Written by Chelsea Hobbs, News Intern
The University of Kentucky recently hosted the 2019 Kentucky Excellence in Educator Preparation (KEEP) summit. This was the second annual summit, planned in collaboration with Thomas More College, the University of Louisville, the University of Kentucky, the Kentucky Department of Education, the Kentucky Association for Colleges of Teacher Education, and with the support of the Collaboration of Effective Educator Development, Accreditation, and Reform Center (CEEDAR).
The day started with a networking opportunity for participants and a welcome and introduction from Dr. Kera Ackerman, assistant professor at the UK College of Education, and Dr. Amy Lingo, interim dean of the College of Education and Human Development at the University of Louisville.
The opening general session, “Voices from the Field: Directors of Special Education Panel Discussion about Developing Teacher Talent,” featured directors of special education from around Kentucky, including Kim Johnson, Wayne Sizemore, Michelle Gadberry, and Becky Nixon. Dr. Lu Young, clinical associate professor in the UK College of Education’s Department of Educational Leadership Studies, and director of the UK Center for Next Generation Leadership, served as the facilitator.
Andrew Garland, from TNTP, formerly known as The New Teacher Project, gave a keynote address on The Opportunity Myth, focusing on educator preparation programs’ role in finding a solution. The event included breakout sessions from eight Kentucky educator preparation programs and the CEEDAR Center designed to empower teacher educators and current and future teachers and leaders to implement and sustain evidence-based practices to ensure opportunity and equity for all learners.
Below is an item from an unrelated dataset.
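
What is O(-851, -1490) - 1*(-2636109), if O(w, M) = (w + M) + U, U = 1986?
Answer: 2635754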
One of the sessions held in the afternoon, “KEEP UK: Identifying issues and implementing solutions,” featured UK College of Education faculty members Dr. Kera Ackerman, Dr. Margaret Mohr-Schroeder, and Dr. Kim White. This session focused on UK’s efforts to engage partner districts in discourse regarding equity and access for all students. In their session, they shared examples of how high leverage and evidence-based practices were more intentionally embedded into course work and clinical practice-based experiences to ensure their pre-service teachers are prepared to meet the needs of all students.
KEEP is Kentucky’s connection to national level work from the CEEDAR Center, housed at the University of Florida. Kentucky has been a partner of the CEEDAR Center since 2016. Kentucky’s work with CEEDAR is focused onincorporating high leverage practices into teacher preparation programs across the state, creating equitable and accessible classroom environments for all students.